Voltando às perguntas iniciais, num universo moderno e pós-moderno de relativismo
crescente, que lugar reservamos para a busca de novas relações e referências que nos
sustentem? Temos tempo e espaço para isso? Ou mergulhamos de cabeça no turbilhão
de modismos que se nos apresentam diariamente? Deixamo-nos levar pela corrente, ou
encontramos forças para remar e navegar rio acima em busca das motivações mais
profundas de nossa trajetória histórica? Numa palavra, o desafio aqui é redescobrir
nosso ponto de partida, o foco central de nossa caminhada terrestre e os meios para
alcançá-lo. Saber separar o absoluto do supérfluo, o inegociável daquilo que se pode
abrir mão, o essencial do secundário, o trigo do joio.
Tais interrogações exigem uma parada para o silêncio, a oração e a meditação. Quem
nunca é capaz de parar, também não será capaz de passos novos e criativos.
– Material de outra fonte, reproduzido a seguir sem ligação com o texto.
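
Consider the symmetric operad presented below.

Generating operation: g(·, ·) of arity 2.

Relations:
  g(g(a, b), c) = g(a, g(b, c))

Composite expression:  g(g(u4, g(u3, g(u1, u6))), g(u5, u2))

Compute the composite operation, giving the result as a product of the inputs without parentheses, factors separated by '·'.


u4 · u3 · u1 · u6 · u5 · u2

All parenthesizations of g agree; list the u-inputs left to right.
g(u1, u6) flattens to u1 · u6
g(u3, g(u1, u6)) flattens to u3 · u1 · u6
g(u4, g(u3, g(u1, u6))) flattens to u4 · u3 · u1 · u6
g(u5, u2) flattens to u5 · u2
g(g(u4, g(u3, g(u1, u6))), g(u5, u2)) flattens to u4 · u3 · u1 · u6 · u5 · u2


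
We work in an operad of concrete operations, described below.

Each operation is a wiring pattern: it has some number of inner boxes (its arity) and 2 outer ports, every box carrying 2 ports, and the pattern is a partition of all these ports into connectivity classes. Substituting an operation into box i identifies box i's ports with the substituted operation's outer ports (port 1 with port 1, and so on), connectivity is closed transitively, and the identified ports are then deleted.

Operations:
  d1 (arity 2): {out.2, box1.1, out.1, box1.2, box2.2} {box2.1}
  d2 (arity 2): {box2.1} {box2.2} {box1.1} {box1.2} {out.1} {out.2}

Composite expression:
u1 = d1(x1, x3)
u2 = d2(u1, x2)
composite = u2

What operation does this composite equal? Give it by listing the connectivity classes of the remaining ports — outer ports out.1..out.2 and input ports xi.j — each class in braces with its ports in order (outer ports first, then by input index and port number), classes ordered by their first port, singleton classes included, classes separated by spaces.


{out.1} {out.2} {x1.1, x1.2, x3.2} {x2.1} {x2.2} {x3.1}

After gluing at d2, chains via deleted ports link the x-ports.
stage d1: inputs (x1, x3), connectivity {out.1, out.2, x1.1, x1.2, x3.2} {x3.1}, out.j its boundary
stage d2: inputs (x1, x3, x2), connectivity {out.1} {out.2} {x1.1, x1.2, x3.2} {x2.1} {x2.2} {x3.1}, out.j its boundary


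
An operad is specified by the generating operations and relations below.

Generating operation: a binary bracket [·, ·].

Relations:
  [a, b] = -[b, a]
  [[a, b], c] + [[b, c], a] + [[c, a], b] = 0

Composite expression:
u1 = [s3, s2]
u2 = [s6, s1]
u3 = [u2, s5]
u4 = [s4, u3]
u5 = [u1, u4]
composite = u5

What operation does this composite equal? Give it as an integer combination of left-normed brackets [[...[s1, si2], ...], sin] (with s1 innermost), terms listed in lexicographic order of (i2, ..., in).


[[[[[s1, s6], s5], s4], s2], s3] - [[[[[s1, s6], s5], s4], s3], s2]


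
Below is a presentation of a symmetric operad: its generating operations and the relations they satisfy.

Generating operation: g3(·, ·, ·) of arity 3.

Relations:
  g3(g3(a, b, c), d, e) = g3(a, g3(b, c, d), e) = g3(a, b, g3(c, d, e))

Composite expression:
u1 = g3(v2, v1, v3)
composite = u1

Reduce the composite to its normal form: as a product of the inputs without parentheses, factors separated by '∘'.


v2 ∘ v1 ∘ v3


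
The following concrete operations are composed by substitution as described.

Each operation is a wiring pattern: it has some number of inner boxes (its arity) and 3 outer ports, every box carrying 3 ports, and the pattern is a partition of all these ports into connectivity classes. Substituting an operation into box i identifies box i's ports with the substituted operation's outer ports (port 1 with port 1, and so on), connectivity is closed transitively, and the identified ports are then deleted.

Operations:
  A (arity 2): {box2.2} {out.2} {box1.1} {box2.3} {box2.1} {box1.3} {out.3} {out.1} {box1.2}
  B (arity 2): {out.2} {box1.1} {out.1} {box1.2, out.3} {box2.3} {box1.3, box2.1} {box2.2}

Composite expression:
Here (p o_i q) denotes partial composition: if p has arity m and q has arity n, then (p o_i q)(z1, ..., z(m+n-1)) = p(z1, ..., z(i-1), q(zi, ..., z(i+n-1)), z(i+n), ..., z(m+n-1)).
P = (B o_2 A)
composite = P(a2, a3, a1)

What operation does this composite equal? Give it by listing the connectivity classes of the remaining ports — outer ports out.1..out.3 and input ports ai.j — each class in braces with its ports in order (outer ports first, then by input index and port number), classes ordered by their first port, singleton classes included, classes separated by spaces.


Two ports join when wires chain via B-identified ports.
after A, the pattern on (a3, a1) reads {out.1} {out.2} {out.3} {a1.1} {a1.2} {a1.3} {a3.1} {a3.2} {a3.3} (out.j = its outer ports)
after B, the pattern on (a2, a3, a1) reads {out.1} {out.2} {out.3, a2.2} {a1.1} {a1.2} {a1.3} {a2.1} {a2.3} {a3.1} {a3.2} {a3.3} (out.j = its outer ports)

{out.1} {out.2} {out.3, a2.2} {a1.1} {a1.2} {a1.3} {a2.1} {a2.3} {a3.1} {a3.2} {a3.3}


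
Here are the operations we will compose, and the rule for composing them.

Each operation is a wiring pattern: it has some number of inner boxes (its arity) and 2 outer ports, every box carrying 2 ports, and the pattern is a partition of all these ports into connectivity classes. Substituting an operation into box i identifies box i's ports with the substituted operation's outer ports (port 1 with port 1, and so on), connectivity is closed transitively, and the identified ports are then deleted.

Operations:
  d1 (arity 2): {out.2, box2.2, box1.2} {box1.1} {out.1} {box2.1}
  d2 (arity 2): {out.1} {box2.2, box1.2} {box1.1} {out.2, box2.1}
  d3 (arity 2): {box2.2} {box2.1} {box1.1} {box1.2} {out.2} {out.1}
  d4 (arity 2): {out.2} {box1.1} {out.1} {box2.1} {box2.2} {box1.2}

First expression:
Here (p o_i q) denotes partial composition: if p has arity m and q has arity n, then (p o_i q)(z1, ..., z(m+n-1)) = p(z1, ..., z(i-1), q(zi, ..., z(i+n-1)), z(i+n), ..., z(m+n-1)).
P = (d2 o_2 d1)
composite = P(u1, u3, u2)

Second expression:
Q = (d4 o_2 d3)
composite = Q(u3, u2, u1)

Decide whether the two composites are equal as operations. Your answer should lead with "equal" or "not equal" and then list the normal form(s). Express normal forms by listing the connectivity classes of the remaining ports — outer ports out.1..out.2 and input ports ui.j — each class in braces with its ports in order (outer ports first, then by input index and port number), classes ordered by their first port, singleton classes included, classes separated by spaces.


not equal: they reduce to {out.1} {out.2} {u1.1} {u1.2, u2.2, u3.2} {u2.1} {u3.1} and {out.1} {out.2} {u1.1} {u1.2} {u2.1} {u2.2} {u3.1} {u3.2}


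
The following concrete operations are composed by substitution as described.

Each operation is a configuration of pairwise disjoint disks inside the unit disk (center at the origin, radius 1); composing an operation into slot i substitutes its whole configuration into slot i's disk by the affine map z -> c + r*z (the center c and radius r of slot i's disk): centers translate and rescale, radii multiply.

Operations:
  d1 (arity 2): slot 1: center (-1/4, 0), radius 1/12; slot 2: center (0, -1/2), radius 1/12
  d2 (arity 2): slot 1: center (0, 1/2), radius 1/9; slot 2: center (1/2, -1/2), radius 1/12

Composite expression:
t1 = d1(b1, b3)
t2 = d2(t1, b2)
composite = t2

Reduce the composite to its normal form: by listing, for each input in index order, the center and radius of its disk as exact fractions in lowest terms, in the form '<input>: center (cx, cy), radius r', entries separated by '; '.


b1: center (-1/36, 1/2), radius 1/108; b2: center (1/2, -1/2), radius 1/12; b3: center (0, 4/9), radius 1/108


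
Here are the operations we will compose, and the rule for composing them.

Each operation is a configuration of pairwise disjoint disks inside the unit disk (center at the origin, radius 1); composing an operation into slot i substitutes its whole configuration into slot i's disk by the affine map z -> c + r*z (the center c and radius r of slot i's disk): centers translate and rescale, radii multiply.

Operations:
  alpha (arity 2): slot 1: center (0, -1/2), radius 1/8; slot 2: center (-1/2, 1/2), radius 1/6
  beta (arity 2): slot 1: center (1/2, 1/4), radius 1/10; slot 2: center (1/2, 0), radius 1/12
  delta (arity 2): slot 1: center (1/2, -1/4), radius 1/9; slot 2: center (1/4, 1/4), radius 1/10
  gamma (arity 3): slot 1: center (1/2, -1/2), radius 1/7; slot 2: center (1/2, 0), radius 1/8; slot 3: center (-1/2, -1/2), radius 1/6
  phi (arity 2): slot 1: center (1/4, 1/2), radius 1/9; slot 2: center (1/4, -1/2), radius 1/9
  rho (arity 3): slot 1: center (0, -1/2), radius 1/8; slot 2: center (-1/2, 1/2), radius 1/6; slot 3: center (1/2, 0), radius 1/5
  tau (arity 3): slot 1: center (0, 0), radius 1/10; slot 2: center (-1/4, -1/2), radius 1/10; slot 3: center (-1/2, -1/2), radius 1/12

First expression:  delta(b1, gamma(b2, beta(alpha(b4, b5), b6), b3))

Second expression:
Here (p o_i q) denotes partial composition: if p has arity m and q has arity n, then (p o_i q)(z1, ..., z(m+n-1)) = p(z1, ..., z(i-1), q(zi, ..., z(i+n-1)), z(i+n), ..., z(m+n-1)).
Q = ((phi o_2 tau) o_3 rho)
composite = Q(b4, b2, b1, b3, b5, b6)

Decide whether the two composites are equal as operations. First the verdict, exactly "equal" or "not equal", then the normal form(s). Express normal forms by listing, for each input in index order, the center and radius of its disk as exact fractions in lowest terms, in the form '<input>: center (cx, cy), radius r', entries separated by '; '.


not equal; the first gives b1: center (1/2, -1/4), radius 1/9; b2: center (3/10, 1/5), radius 1/70; b3: center (1/5, 1/5), radius 1/60; b4: center (49/160, 101/400), radius 1/6400; b5: center (489/1600, 203/800), radius 1/4800; b6: center (49/160, 1/4), radius 1/960 and the second b1: center (2/9, -101/180), radius 1/720; b2: center (1/4, -1/2), radius 1/90; b3: center (13/60, -11/20), radius 1/540; b4: center (1/4, 1/2), radius 1/9; b5: center (41/180, -5/9), radius 1/450; b6: center (7/36, -5/9), radius 1/108

Reducing the first expression gives b1: center (1/2, -1/4), radius 1/9; b2: center (3/10, 1/5), radius 1/70; b3: center (1/5, 1/5), radius 1/60; b4: center (49/160, 101/400), radius 1/6400; b5: center (489/1600, 203/800), radius 1/4800; b6: center (49/160, 1/4), radius 1/960
Reducing the second expression gives b1: center (2/9, -101/180), radius 1/720; b2: center (1/4, -1/2), radius 1/90; b3: center (13/60, -11/20), radius 1/540; b4: center (1/4, 1/2), radius 1/9; b5: center (41/180, -5/9), radius 1/450; b6: center (7/36, -5/9), radius 1/108
Different reductions; not equal.


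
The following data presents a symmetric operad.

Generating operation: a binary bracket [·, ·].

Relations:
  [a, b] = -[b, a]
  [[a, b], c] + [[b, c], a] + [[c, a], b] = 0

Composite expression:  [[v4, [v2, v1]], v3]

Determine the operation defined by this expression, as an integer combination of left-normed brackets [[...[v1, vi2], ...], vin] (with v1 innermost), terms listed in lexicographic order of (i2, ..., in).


[[[v1, v2], v4], v3]

A multilinear Lie element is pinned by v1-initial words (v1 innermost).
Composite bracket: [[v4, [v2, v1]], v3]
Under [a, b] = ab - ba we get 8 signed associative words (2^3 = 8).
Only words starting with v1 matter:
  word v1v2v4v3 has sign +1, contributing +[[[v1, v2], v4], v3]


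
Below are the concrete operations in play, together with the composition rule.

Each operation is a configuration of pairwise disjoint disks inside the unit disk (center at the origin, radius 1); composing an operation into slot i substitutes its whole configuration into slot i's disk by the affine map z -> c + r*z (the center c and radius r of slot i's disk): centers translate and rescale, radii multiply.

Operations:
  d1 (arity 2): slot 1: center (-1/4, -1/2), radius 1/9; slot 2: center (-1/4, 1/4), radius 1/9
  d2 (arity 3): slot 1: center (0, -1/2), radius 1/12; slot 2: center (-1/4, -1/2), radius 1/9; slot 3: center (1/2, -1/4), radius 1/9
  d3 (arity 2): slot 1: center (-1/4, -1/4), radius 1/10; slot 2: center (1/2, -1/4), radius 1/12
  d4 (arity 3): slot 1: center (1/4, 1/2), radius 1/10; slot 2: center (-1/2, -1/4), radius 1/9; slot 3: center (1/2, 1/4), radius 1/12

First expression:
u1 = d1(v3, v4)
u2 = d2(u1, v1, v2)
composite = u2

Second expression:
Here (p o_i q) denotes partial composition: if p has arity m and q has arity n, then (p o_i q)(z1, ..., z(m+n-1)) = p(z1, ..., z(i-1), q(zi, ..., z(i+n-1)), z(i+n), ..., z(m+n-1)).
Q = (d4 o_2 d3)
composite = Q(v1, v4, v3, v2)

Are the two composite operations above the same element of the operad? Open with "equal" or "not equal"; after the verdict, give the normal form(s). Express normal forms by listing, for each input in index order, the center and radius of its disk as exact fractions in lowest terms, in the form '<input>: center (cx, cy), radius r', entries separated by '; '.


not equal — first v1: center (-1/4, -1/2), radius 1/9; v2: center (1/2, -1/4), radius 1/9; v3: center (-1/48, -13/24), radius 1/108; v4: center (-1/48, -23/48), radius 1/108, second v1: center (1/4, 1/2), radius 1/10; v2: center (1/2, 1/4), radius 1/12; v3: center (-4/9, -5/18), radius 1/108; v4: center (-19/36, -5/18), radius 1/90

In normal form, the first expression is v1: center (-1/4, -1/2), radius 1/9; v2: center (1/2, -1/4), radius 1/9; v3: center (-1/48, -13/24), radius 1/108; v4: center (-1/48, -23/48), radius 1/108
In normal form, the second expression is v1: center (1/4, 1/2), radius 1/10; v2: center (1/2, 1/4), radius 1/12; v3: center (-4/9, -5/18), radius 1/108; v4: center (-19/36, -5/18), radius 1/90
No match — not equal.


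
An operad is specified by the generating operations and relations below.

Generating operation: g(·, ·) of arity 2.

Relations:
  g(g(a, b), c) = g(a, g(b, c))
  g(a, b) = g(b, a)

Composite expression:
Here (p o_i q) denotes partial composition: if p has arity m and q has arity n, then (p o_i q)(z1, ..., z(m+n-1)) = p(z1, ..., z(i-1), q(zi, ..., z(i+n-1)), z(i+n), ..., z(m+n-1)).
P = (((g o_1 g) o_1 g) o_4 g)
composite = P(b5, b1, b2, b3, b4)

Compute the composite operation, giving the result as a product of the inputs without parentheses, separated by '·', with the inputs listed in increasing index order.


b1 · b2 · b3 · b4 · b5

Any arrangement under g is one operation, so sort the b-inputs.
g(b5, b1) unparenthesizes to b5 · b1
g(g(b5, b1), b2) unparenthesizes to b5 · b1 · b2
g(b3, b4) unparenthesizes to b3 · b4
g(g(g(b5, b1), b2), g(b3, b4)) unparenthesizes to b5 · b1 · b2 · b3 · b4
sorting the factors by input index: b1 · b2 · b3 · b4 · b5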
Estes, sejam
individuais ou coletivos, nascem, crescem e se fortalecem no terreno da avaliação e
reflexão. Quem jamais se detém está condenado a repetir os próprios passos ou os
passos dos outros. Parar é aprender a recriar o caminho e o rumo a ser tomado. Da
mesma forma que o silêncio é o terreno propício à palavra livre e ousada, viva e
criativa. Só é capaz de palavras novas quem sabe silenciar e ouvir.